Ia menambahkan dalam forum-forum desa seperti Musyawarah Dusun (Musdus), Musyawarah Desa (Musdes), dan Musyawarah Perencanaan dan Pembangunan Desa (Musrembagdes) masih belum banyak melibatkan masyarakat kecil khususnya perempuan. “Dari tahun 2014-2015 kami tidak pernah diundang sama sekali, kemudian pada tahun 2016 kami bersikeras untuk ikut musyawarah sebagai kelompok perempuan. Akhirnya kami diundang, tapi suara kami belum didengar sama sekali,” ungkap Ketua Sauyunan Hayeuk Dayeuh.

Ia menuturkan berdirinya sauyunan merupakan bentuk inisiatif peran perempuan yang memiliki kesamaan tujuan. Program yang dibentuk fokus pada olahan pangan untuk meningkatkan produksi, sebagai upaya meningkatkan ekonomi.

“Sebagai perempuan, kami ingin menjadi masyarakat yang sejahtera, mandiri, dan tidak termajinalisasi.

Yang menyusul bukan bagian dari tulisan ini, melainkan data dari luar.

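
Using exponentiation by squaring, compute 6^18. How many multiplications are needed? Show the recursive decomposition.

Computing 6^18 by squaring (build up from 6^1; each line after the first costs one multiplication):

6^1 = 6
6^2 = (6^1)^2 = 6^2 = 36
6^4 = (6^2)^2 = 36^2 = 1296
6^8 = (6^4)^2 = 1296^2 = 1679616
6^9 = 6 * 6^8 = 6 * 1679616 = 10077696
6^18 = (6^9)^2 = 10077696^2 = 101559956668416

Result: 101559956668416
Multiplications needed: 5 (5 lines after 6^1)

6^18 = 101559956668416. Using exponentiation by squaring, this requires 5 multiplications. The key idea: if the exponent is even, square the half-power; if odd, multiply by the base once.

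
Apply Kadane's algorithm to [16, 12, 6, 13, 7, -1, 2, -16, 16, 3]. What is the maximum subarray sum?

Using Kadane's algorithm on [16, 12, 6, 13, 7, -1, 2, -16, 16, 3]:

Scanning through the array:
Position 1 (value 12): max_ending_here = 28, max_so_far = 28
Position 2 (value 6): max_ending_here = 34, max_so_far = 34
Position 3 (value 13): max_ending_here = 47, max_so_far = 47
Position 4 (value 7): max_ending_here = 54, max_so_far = 54
Position 5 (value -1): max_ending_here = 53, max_so_far = 54
Position 6 (value 2): max_ending_here = 55, max_so_far = 55
Position 7 (value -16): max_ending_here = 39, max_so_far = 55
Position 8 (value 16): max_ending_here = 55, max_so_far = 55
Position 9 (value 3): max_ending_here = 58, max_so_far = 58

Maximum subarray: [16, 12, 6, 13, 7, -1, 2, -16, 16, 3]
Maximum sum: 58

The maximum subarray is [16, 12, 6, 13, 7, -1, 2, -16, 16, 3] with sum 58. This subarray runs from index 0 to index 9.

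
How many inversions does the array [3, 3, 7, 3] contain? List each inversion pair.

Finding inversions in [3, 3, 7, 3]:

(2, 3): arr[2]=7 > arr[3]=3

Total inversions: 1

The array has 1 inversion(s): (2,3). Each pair (i,j) satisfies i < j and arr[i] > arr[j].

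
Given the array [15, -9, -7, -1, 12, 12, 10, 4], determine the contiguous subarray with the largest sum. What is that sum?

Using Kadane's algorithm on [15, -9, -7, -1, 12, 12, 10, 4]:

Scanning through the array:
Position 1 (value -9): max_ending_here = 6, max_so_far = 15
Position 2 (value -7): max_ending_here = -1, max_so_far = 15
Position 3 (value -1): max_ending_here = -1, max_so_far = 15
Position 4 (value 12): max_ending_here = 12, max_so_far = 15
Position 5 (value 12): max_ending_here = 24, max_so_far = 24
Position 6 (value 10): max_ending_here = 34, max_so_far = 34
Position 7 (value 4): max_ending_here = 38, max_so_far = 38

Maximum subarray: [12, 12, 10, 4]
Maximum sum: 38

The maximum subarray is [12, 12, 10, 4] with sum 38. This subarray runs from index 4 to index 7.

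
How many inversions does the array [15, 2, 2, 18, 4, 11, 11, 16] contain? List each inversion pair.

Finding inversions in [15, 2, 2, 18, 4, 11, 11, 16]:

(0, 1): arr[0]=15 > arr[1]=2
(0, 2): arr[0]=15 > arr[2]=2
(0, 4): arr[0]=15 > arr[4]=4
(0, 5): arr[0]=15 > arr[5]=11
(0, 6): arr[0]=15 > arr[6]=11
(3, 4): arr[3]=18 > arr[4]=4
(3, 5): arr[3]=18 > arr[5]=11
(3, 6): arr[3]=18 > arr[6]=11
(3, 7): arr[3]=18 > arr[7]=16

Total inversions: 9

The array has 9 inversion(s): (0,1), (0,2), (0,4), (0,5), (0,6), (3,4), (3,5), (3,6), (3,7). Each pair (i,j) satisfies i < j and arr[i] > arr[j].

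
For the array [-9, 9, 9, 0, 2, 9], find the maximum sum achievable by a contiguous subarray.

Using Kadane's algorithm on [-9, 9, 9, 0, 2, 9]:

Scanning through the array:
Position 1 (value 9): max_ending_here = 9, max_so_far = 9
Position 2 (value 9): max_ending_here = 18, max_so_far = 18
Position 3 (value 0): max_ending_here = 18, max_so_far = 18
Position 4 (value 2): max_ending_here = 20, max_so_far = 20
Position 5 (value 9): max_ending_here = 29, max_so_far = 29

Maximum subarray: [9, 9, 0, 2, 9]
Maximum sum: 29

The maximum subarray is [9, 9, 0, 2, 9] with sum 29. This subarray runs from index 1 to index 5.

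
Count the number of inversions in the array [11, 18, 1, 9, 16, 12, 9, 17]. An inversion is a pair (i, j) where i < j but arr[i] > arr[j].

Finding inversions in [11, 18, 1, 9, 16, 12, 9, 17]:

(0, 2): arr[0]=11 > arr[2]=1
(0, 3): arr[0]=11 > arr[3]=9
(0, 6): arr[0]=11 > arr[6]=9
(1, 2): arr[1]=18 > arr[2]=1
(1, 3): arr[1]=18 > arr[3]=9
(1, 4): arr[1]=18 > arr[4]=16
(1, 5): arr[1]=18 > arr[5]=12
(1, 6): arr[1]=18 > arr[6]=9
(1, 7): arr[1]=18 > arr[7]=17
(4, 5): arr[4]=16 > arr[5]=12
(4, 6): arr[4]=16 > arr[6]=9
(5, 6): arr[5]=12 > arr[6]=9

Total inversions: 12

The array has 12 inversion(s): (0,2), (0,3), (0,6), (1,2), (1,3), (1,4), (1,5), (1,6), (1,7), (4,5), (4,6), (5,6). Each pair (i,j) satisfies i < j and arr[i] > arr[j].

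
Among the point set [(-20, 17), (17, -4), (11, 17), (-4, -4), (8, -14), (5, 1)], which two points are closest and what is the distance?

Computing all pairwise distances among 6 points:

d((-20, 17), (17, -4)) = 42.5441
d((-20, 17), (11, 17)) = 31.0
d((-20, 17), (-4, -4)) = 26.4008
d((-20, 17), (8, -14)) = 41.7732
d((-20, 17), (5, 1)) = 29.6816
d((17, -4), (11, 17)) = 21.8403
d((17, -4), (-4, -4)) = 21.0
d((17, -4), (8, -14)) = 13.4536
d((17, -4), (5, 1)) = 13.0
d((11, 17), (-4, -4)) = 25.807
d((11, 17), (8, -14)) = 31.1448
d((11, 17), (5, 1)) = 17.088
d((-4, -4), (8, -14)) = 15.6205
d((-4, -4), (5, 1)) = 10.2956 <-- minimum
d((8, -14), (5, 1)) = 15.2971

Closest pair: (-4, -4) and (5, 1) with distance 10.2956

The closest pair is (-4, -4) and (5, 1) with Euclidean distance 10.2956. For 6 points, brute-force pairwise comparison is shown above. For large n, the divide-and-conquer algorithm (sort by x, recurse on halves, check the dividing strip) achieves O(n log n).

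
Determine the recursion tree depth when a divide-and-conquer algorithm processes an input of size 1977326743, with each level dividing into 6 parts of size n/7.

For divide and conquer with division factor 7:

Problem sizes at each level:
Level 0: 1977326743
Level 1: 282475249
Level 2: 40353607
Level 3: 5764801
Level 4: 823543
Level 5: 117649
Level 6: 16807
Level 7: 2401
Level 8: 343
Level 9: 49
Level 10: 7
Level 11: 1

The root is level 0 and the size-1 base case is level 11 (the tree spans levels 0 through 11, i.e. 12 levels counting the root), so the depth is the number of divisions: log_7(1977326743) = 11

The recursion tree depth is log_7(1977326743) = 11. At each level, the problem size is divided by 7, so it takes 11 divisions to reduce to a base case of size 1. The algorithm makes 6 recursive calls at each level.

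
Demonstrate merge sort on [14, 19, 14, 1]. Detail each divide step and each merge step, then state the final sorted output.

Merge sort trace:

Split: [14, 19, 14, 1] -> [14, 19] and [14, 1]
  Split: [14, 19] -> [14] and [19]
  Merge: [14] + [19] -> [14, 19]
  Split: [14, 1] -> [14] and [1]
  Merge: [14] + [1] -> [1, 14]
Merge: [14, 19] + [1, 14] -> [1, 14, 14, 19]

Final sorted array: [1, 14, 14, 19]

The merge sort proceeds by recursively splitting the array and merging sorted halves.
After all merges, the sorted array is [1, 14, 14, 19].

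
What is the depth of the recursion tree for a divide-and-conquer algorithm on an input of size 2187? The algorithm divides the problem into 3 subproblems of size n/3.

For divide and conquer with division factor 3:

Problem sizes at each level:
Level 0: 2187
Level 1: 729
Level 2: 243
Level 3: 81
Level 4: 27
Level 5: 9
Level 6: 3
Level 7: 1

The root is level 0 and the size-1 base case is level 7 (the tree spans levels 0 through 7, i.e. 8 levels counting the root), so the depth is the number of divisions: log_3(2187) = 7

The recursion tree depth is log_3(2187) = 7. At each level, the problem size is divided by 3, so it takes 7 divisions to reduce to a base case of size 1. The algorithm makes 3 recursive calls at each level.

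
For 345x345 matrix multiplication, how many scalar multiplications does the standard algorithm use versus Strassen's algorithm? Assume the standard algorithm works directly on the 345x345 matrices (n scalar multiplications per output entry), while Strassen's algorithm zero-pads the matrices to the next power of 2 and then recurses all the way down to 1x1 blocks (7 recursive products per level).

Matrix multiplication for 345x345 matrices:

Strassen's algorithm requires power-of-2 dimensions. Pad 345x345 to 512x512 (next power of 2).

Standard algorithm: 345^3 = 41063625 multiplications
Strassen's algorithm: 7^(log2(512)) = 7^9 = 40353607 multiplications
Savings: 41063625 - 40353607 = 710018 multiplications

Standard: 41063625 multiplications (345^3). Strassen: 40353607 multiplications (7^9, after padding to 512x512). Strassen reduces 8 recursive multiplications to 7 at each level.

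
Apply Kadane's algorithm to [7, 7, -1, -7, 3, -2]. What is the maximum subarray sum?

Using Kadane's algorithm on [7, 7, -1, -7, 3, -2]:

Scanning through the array:
Position 1 (value 7): max_ending_here = 14, max_so_far = 14
Position 2 (value -1): max_ending_here = 13, max_so_far = 14
Position 3 (value -7): max_ending_here = 6, max_so_far = 14
Position 4 (value 3): max_ending_here = 9, max_so_far = 14
Position 5 (value -2): max_ending_here = 7, max_so_far = 14

Maximum subarray: [7, 7]
Maximum sum: 14

The maximum subarray is [7, 7] with sum 14. This subarray runs from index 0 to index 1.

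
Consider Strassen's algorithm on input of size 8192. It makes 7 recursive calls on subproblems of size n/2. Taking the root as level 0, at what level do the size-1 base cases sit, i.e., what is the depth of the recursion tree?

For divide and conquer with division factor 2:

Problem sizes at each level:
Level 0: 8192
Level 1: 4096
Level 2: 2048
Level 3: 1024
Level 4: 512
Level 5: 256
Level 6: 128
Level 7: 64
Level 8: 32
Level 9: 16
Level 10: 8
Level 11: 4
Level 12: 2
Level 13: 1

The root is level 0 and the size-1 base case is level 13 (the tree spans levels 0 through 13, i.e. 14 levels counting the root), so the depth is the number of divisions: log_2(8192) = 13

The recursion tree depth is log_2(8192) = 13. At each level, the problem size is divided by 2, so it takes 13 divisions to reduce to a base case of size 1. The algorithm makes 7 recursive calls at each level.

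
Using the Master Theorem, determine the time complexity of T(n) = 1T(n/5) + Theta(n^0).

Master Theorem for T(n) = 1T(n/5) + O(n^0):

a = 1, b = 5, c = 0
log_b(a) = log_5(1) = 0.0000

Case 2: c = 0 = log_5(1) = 0.0000
T(n) = O(n^0 log n) = O(log n)

For T(n) = 1T(n/5) + O(n^0): log_5(1) = 0.0000. This is Case 2 of the Master Theorem (c = log_b(a), equal work at all levels), giving O(log n).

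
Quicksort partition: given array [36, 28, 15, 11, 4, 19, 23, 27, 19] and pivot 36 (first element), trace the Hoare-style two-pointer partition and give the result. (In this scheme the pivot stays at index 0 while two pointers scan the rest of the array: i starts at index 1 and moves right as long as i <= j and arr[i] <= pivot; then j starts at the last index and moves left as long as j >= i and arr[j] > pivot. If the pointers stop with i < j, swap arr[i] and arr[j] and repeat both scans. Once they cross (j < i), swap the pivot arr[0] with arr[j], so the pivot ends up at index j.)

Hoare-style two-pointer partition with pivot = 36:

Initial array: [36, 28, 15, 11, 4, 19, 23, 27, 19]

Pointers start at i = 1, j = 8.
i ends at 9, j ends at 8: the pointers have crossed (j < i), so scanning stops.

Swap pivot arr[0] with arr[8] to place pivot at position 8: [19, 28, 15, 11, 4, 19, 23, 27, 36]
Pivot position: 8

After partitioning with pivot 36, the array becomes [19, 28, 15, 11, 4, 19, 23, 27, 36]. The pivot is placed at index 8. All elements to the left of the pivot are <= 36, and all elements to the right are > 36.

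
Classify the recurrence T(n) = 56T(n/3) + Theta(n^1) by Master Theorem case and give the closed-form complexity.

Master Theorem for T(n) = 56T(n/3) + O(n^1):

a = 56, b = 3, c = 1
log_b(a) = log_3(56) = 3.6640

Case 1: c = 1 < log_3(56) = 3.6640
T(n) = O(n^(log_3 56))

For T(n) = 56T(n/3) + O(n^1): log_3(56) = 3.6640. This is Case 1 of the Master Theorem (c < log_b(a), work dominated by leaves), giving O(n^(log_3 56)).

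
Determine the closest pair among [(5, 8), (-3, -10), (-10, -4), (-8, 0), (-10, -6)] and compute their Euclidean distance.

Computing all pairwise distances among 5 points:

d((5, 8), (-3, -10)) = 19.6977
d((5, 8), (-10, -4)) = 19.2094
d((5, 8), (-8, 0)) = 15.2643
d((5, 8), (-10, -6)) = 20.5183
d((-3, -10), (-10, -4)) = 9.2195
d((-3, -10), (-8, 0)) = 11.1803
d((-3, -10), (-10, -6)) = 8.0623
d((-10, -4), (-8, 0)) = 4.4721
d((-10, -4), (-10, -6)) = 2.0 <-- minimum
d((-8, 0), (-10, -6)) = 6.3246

Closest pair: (-10, -4) and (-10, -6) with distance 2.0

The closest pair is (-10, -4) and (-10, -6) with Euclidean distance 2.0. For 5 points, brute-force pairwise comparison is shown above. For large n, the divide-and-conquer algorithm (sort by x, recurse on halves, check the dividing strip) achieves O(n log n).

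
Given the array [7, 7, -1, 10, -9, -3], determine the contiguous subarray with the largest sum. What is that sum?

Using Kadane's algorithm on [7, 7, -1, 10, -9, -3]:

Scanning through the array:
Position 1 (value 7): max_ending_here = 14, max_so_far = 14
Position 2 (value -1): max_ending_here = 13, max_so_far = 14
Position 3 (value 10): max_ending_here = 23, max_so_far = 23
Position 4 (value -9): max_ending_here = 14, max_so_far = 23
Position 5 (value -3): max_ending_here = 11, max_so_far = 23

Maximum subarray: [7, 7, -1, 10]
Maximum sum: 23

The maximum subarray is [7, 7, -1, 10] with sum 23. This subarray runs from index 0 to index 3.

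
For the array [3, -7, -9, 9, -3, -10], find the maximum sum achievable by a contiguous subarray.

Using Kadane's algorithm on [3, -7, -9, 9, -3, -10]:

Scanning through the array:
Position 1 (value -7): max_ending_here = -4, max_so_far = 3
Position 2 (value -9): max_ending_here = -9, max_so_far = 3
Position 3 (value 9): max_ending_here = 9, max_so_far = 9
Position 4 (value -3): max_ending_here = 6, max_so_far = 9
Position 5 (value -10): max_ending_here = -4, max_so_far = 9

Maximum subarray: [9]
Maximum sum: 9

The maximum subarray is [9] with sum 9. This subarray runs from index 3 to index 3.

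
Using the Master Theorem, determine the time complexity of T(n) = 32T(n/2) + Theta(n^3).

Master Theorem for T(n) = 32T(n/2) + O(n^3):

a = 32, b = 2, c = 3
log_b(a) = log_2(32) = 5.0000

Case 1: c = 3 < log_2(32) = 5.0000
T(n) = O(n^(log_2 32)) = O(n^5)

For T(n) = 32T(n/2) + O(n^3): log_2(32) = 5.0000. This is Case 1 of the Master Theorem (c < log_b(a), work dominated by leaves), giving O(n^5).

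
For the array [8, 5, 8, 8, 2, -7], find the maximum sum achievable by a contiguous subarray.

Using Kadane's algorithm on [8, 5, 8, 8, 2, -7]:

Scanning through the array:
Position 1 (value 5): max_ending_here = 13, max_so_far = 13
Position 2 (value 8): max_ending_here = 21, max_so_far = 21
Position 3 (value 8): max_ending_here = 29, max_so_far = 29
Position 4 (value 2): max_ending_here = 31, max_so_far = 31
Position 5 (value -7): max_ending_here = 24, max_so_far = 31

Maximum subarray: [8, 5, 8, 8, 2]
Maximum sum: 31

The maximum subarray is [8, 5, 8, 8, 2] with sum 31. This subarray runs from index 0 to index 4.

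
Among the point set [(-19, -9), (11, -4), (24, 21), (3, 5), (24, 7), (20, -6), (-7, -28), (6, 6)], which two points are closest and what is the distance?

Computing all pairwise distances among 8 points:

d((-19, -9), (11, -4)) = 30.4138
d((-19, -9), (24, 21)) = 52.4309
d((-19, -9), (3, 5)) = 26.0768
d((-19, -9), (24, 7)) = 45.8803
d((-19, -9), (20, -6)) = 39.1152
d((-19, -9), (-7, -28)) = 22.4722
d((-19, -9), (6, 6)) = 29.1548
d((11, -4), (24, 21)) = 28.178
d((11, -4), (3, 5)) = 12.0416
d((11, -4), (24, 7)) = 17.0294
d((11, -4), (20, -6)) = 9.2195
d((11, -4), (-7, -28)) = 30.0
d((11, -4), (6, 6)) = 11.1803
d((24, 21), (3, 5)) = 26.4008
d((24, 21), (24, 7)) = 14.0
d((24, 21), (20, -6)) = 27.2947
d((24, 21), (-7, -28)) = 57.9828
d((24, 21), (6, 6)) = 23.4307
d((3, 5), (24, 7)) = 21.095
d((3, 5), (20, -6)) = 20.2485
d((3, 5), (-7, -28)) = 34.4819
d((3, 5), (6, 6)) = 3.1623 <-- minimum
d((24, 7), (20, -6)) = 13.6015
d((24, 7), (-7, -28)) = 46.7547
d((24, 7), (6, 6)) = 18.0278
d((20, -6), (-7, -28)) = 34.8281
d((20, -6), (6, 6)) = 18.4391
d((-7, -28), (6, 6)) = 36.4005

Closest pair: (3, 5) and (6, 6) with distance 3.1623

The closest pair is (3, 5) and (6, 6) with Euclidean distance 3.1623. For 8 points, brute-force pairwise comparison is shown above. For large n, the divide-and-conquer algorithm (sort by x, recurse on halves, check the dividing strip) achieves O(n log n).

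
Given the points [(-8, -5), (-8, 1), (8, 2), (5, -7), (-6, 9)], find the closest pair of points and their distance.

Computing all pairwise distances among 5 points:

d((-8, -5), (-8, 1)) = 6.0 <-- minimum
d((-8, -5), (8, 2)) = 17.4642
d((-8, -5), (5, -7)) = 13.1529
d((-8, -5), (-6, 9)) = 14.1421
d((-8, 1), (8, 2)) = 16.0312
d((-8, 1), (5, -7)) = 15.2643
d((-8, 1), (-6, 9)) = 8.2462
d((8, 2), (5, -7)) = 9.4868
d((8, 2), (-6, 9)) = 15.6525
d((5, -7), (-6, 9)) = 19.4165

Closest pair: (-8, -5) and (-8, 1) with distance 6.0

The closest pair is (-8, -5) and (-8, 1) with Euclidean distance 6.0. For 5 points, brute-force pairwise comparison is shown above. For large n, the divide-and-conquer algorithm (sort by x, recurse on halves, check the dividing strip) achieves O(n log n).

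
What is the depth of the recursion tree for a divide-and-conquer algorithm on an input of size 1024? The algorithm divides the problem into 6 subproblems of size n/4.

For divide and conquer with division factor 4:

Problem sizes at each level:
Level 0: 1024
Level 1: 256
Level 2: 64
Level 3: 16
Level 4: 4
Level 5: 1

The root is level 0 and the size-1 base case is level 5 (the tree spans levels 0 through 5, i.e. 6 levels counting the root), so the depth is the number of divisions: log_4(1024) = 5

The recursion tree depth is log_4(1024) = 5. At each level, the problem size is divided by 4, so it takes 5 divisions to reduce to a base case of size 1. The algorithm makes 6 recursive calls at each level.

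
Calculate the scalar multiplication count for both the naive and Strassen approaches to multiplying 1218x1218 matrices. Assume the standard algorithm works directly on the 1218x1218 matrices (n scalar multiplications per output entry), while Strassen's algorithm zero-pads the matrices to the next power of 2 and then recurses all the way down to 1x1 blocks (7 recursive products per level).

Matrix multiplication for 1218x1218 matrices:

Strassen's algorithm requires power-of-2 dimensions. Pad 1218x1218 to 2048x2048 (next power of 2).

Standard algorithm: 1218^3 = 1806932232 multiplications
Strassen's algorithm: 7^(log2(2048)) = 7^11 = 1977326743 multiplications
Difference: 1806932232 - 1977326743 = -170394511 (Strassen uses MORE here due to padding overhead — for small or just-over-power-of-2 n, padding can outweigh the per-level savings)

Standard: 1806932232 multiplications (1218^3). Strassen: 1977326743 multiplications (7^11, after padding to 2048x2048). Strassen reduces 8 recursive multiplications to 7 at each level.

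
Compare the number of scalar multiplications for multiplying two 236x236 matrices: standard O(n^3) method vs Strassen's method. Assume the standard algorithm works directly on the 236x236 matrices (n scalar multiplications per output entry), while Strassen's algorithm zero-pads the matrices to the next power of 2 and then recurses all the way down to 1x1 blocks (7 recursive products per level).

Matrix multiplication for 236x236 matrices:

Strassen's algorithm requires power-of-2 dimensions. Pad 236x236 to 256x256 (next power of 2).

Standard algorithm: 236^3 = 13144256 multiplications
Strassen's algorithm: 7^(log2(256)) = 7^8 = 5764801 multiplications
Savings: 13144256 - 5764801 = 7379455 multiplications

Standard: 13144256 multiplications (236^3). Strassen: 5764801 multiplications (7^8, after padding to 256x256). Strassen reduces 8 recursive multiplications to 7 at each level.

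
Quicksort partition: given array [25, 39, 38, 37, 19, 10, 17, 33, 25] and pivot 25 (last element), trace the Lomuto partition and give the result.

Lomuto partition with pivot = 25:

Initial array: [25, 39, 38, 37, 19, 10, 17, 33, 25]

arr[0]=25 <= 25: swap with position 0, array becomes [25, 39, 38, 37, 19, 10, 17, 33, 25]
arr[1]=39 > 25: no swap
arr[2]=38 > 25: no swap
arr[3]=37 > 25: no swap
arr[4]=19 <= 25: swap with position 1, array becomes [25, 19, 38, 37, 39, 10, 17, 33, 25]
arr[5]=10 <= 25: swap with position 2, array becomes [25, 19, 10, 37, 39, 38, 17, 33, 25]
arr[6]=17 <= 25: swap with position 3, array becomes [25, 19, 10, 17, 39, 38, 37, 33, 25]
arr[7]=33 > 25: no swap

Place pivot at position 4: [25, 19, 10, 17, 25, 38, 37, 33, 39]
Pivot position: 4

After partitioning with pivot 25, the array becomes [25, 19, 10, 17, 25, 38, 37, 33, 39]. The pivot is placed at index 4. All elements to the left of the pivot are <= 25, and all elements to the right are > 25.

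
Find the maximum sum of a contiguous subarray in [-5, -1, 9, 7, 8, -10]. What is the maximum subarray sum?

Using Kadane's algorithm on [-5, -1, 9, 7, 8, -10]:

Scanning through the array:
Position 1 (value -1): max_ending_here = -1, max_so_far = -1
Position 2 (value 9): max_ending_here = 9, max_so_far = 9
Position 3 (value 7): max_ending_here = 16, max_so_far = 16
Position 4 (value 8): max_ending_here = 24, max_so_far = 24
Position 5 (value -10): max_ending_here = 14, max_so_far = 24

Maximum subarray: [9, 7, 8]
Maximum sum: 24

The maximum subarray is [9, 7, 8] with sum 24. This subarray runs from index 2 to index 4.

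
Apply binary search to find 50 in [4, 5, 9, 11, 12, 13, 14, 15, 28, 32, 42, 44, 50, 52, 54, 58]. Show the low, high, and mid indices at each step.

Binary search for 50 in [4, 5, 9, 11, 12, 13, 14, 15, 28, 32, 42, 44, 50, 52, 54, 58]:

lo=0, hi=15, mid=7, arr[mid]=15 -> 15 < 50, search right half
lo=8, hi=15, mid=11, arr[mid]=44 -> 44 < 50, search right half
lo=12, hi=15, mid=13, arr[mid]=52 -> 52 > 50, search left half
lo=12, hi=12, mid=12, arr[mid]=50 -> Found target at index 12!

Binary search finds 50 at index 12 after 4 comparisons. The search repeatedly halves the search space by comparing with the middle element.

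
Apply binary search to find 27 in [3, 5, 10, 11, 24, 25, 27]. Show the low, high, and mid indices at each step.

Binary search for 27 in [3, 5, 10, 11, 24, 25, 27]:

lo=0, hi=6, mid=3, arr[mid]=11 -> 11 < 27, search right half
lo=4, hi=6, mid=5, arr[mid]=25 -> 25 < 27, search right half
lo=6, hi=6, mid=6, arr[mid]=27 -> Found target at index 6!

Binary search finds 27 at index 6 after 3 comparisons. The search repeatedly halves the search space by comparing with the middle element.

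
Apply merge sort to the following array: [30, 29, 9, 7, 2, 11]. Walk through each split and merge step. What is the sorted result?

Merge sort trace:

Split: [30, 29, 9, 7, 2, 11] -> [30, 29, 9] and [7, 2, 11]
  Split: [30, 29, 9] -> [30] and [29, 9]
    Split: [29, 9] -> [29] and [9]
    Merge: [29] + [9] -> [9, 29]
  Merge: [30] + [9, 29] -> [9, 29, 30]
  Split: [7, 2, 11] -> [7] and [2, 11]
    Split: [2, 11] -> [2] and [11]
    Merge: [2] + [11] -> [2, 11]
  Merge: [7] + [2, 11] -> [2, 7, 11]
Merge: [9, 29, 30] + [2, 7, 11] -> [2, 7, 9, 11, 29, 30]

Final sorted array: [2, 7, 9, 11, 29, 30]

The merge sort proceeds by recursively splitting the array and merging sorted halves.
After all merges, the sorted array is [2, 7, 9, 11, 29, 30].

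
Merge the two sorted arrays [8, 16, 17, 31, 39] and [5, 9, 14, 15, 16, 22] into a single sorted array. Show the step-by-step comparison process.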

Namun, sampai hari ini pemerintah desa belum mendukung kegiatan kami, padahal pemerintah kabupaten telah mengapresiasi kegiatan kami, kami seperti loncat,” tambah Dede.

Selain usaha pengolahan pangan, anggota sauyunan juga melakukan peningkatkan kemampuan kondisi ekonomi kreatif dengan mengumpulkan penggiat ekonomi kreatif. Produk yang telah dibuat kemudian dipasarkan di gerai tersebut. “Beberapa minggu lalu, saya meminta kepala desa agar Badan Usaha Milik Desa (BUMDES) menggabungkan hasil pengerajin di dalamnya,” tambahnya.

Dengan adanya berbagai kegiatan yang telah dilakukan sauyunan, kondisi ekonomi masyarakat selalu mengalami perkembangan. Jika dulu masyarakat menjadi buruh tani dalam sehari mendapatkan penghasilan Rp25.000, kini masyarakat yang mampu memproduksi mampu meningkatkan penghasilannya mencapai Rp75.000/hari.

 

Koordinator Bina Desa, Mardiah Basuni menjadi salah satu narasumber sesi 2 dalam diskusi publik tersebut (Foto : Affan Firmansyah/Bina Desa)

Dalam kesempatan yang sama Koordinator Bina Desa, Mardiah Basuni menyayangkan kondisi tersebut, ia mengatakan pembangunan desa dengan tujuan meningkatkan kesejahteraan masyarakat dan kualitas hidup manusia serta penanggulangan kemiskinan seharusnya dilakukan dengan bersama tanpa melihat jenis kelamin atau golongan agama.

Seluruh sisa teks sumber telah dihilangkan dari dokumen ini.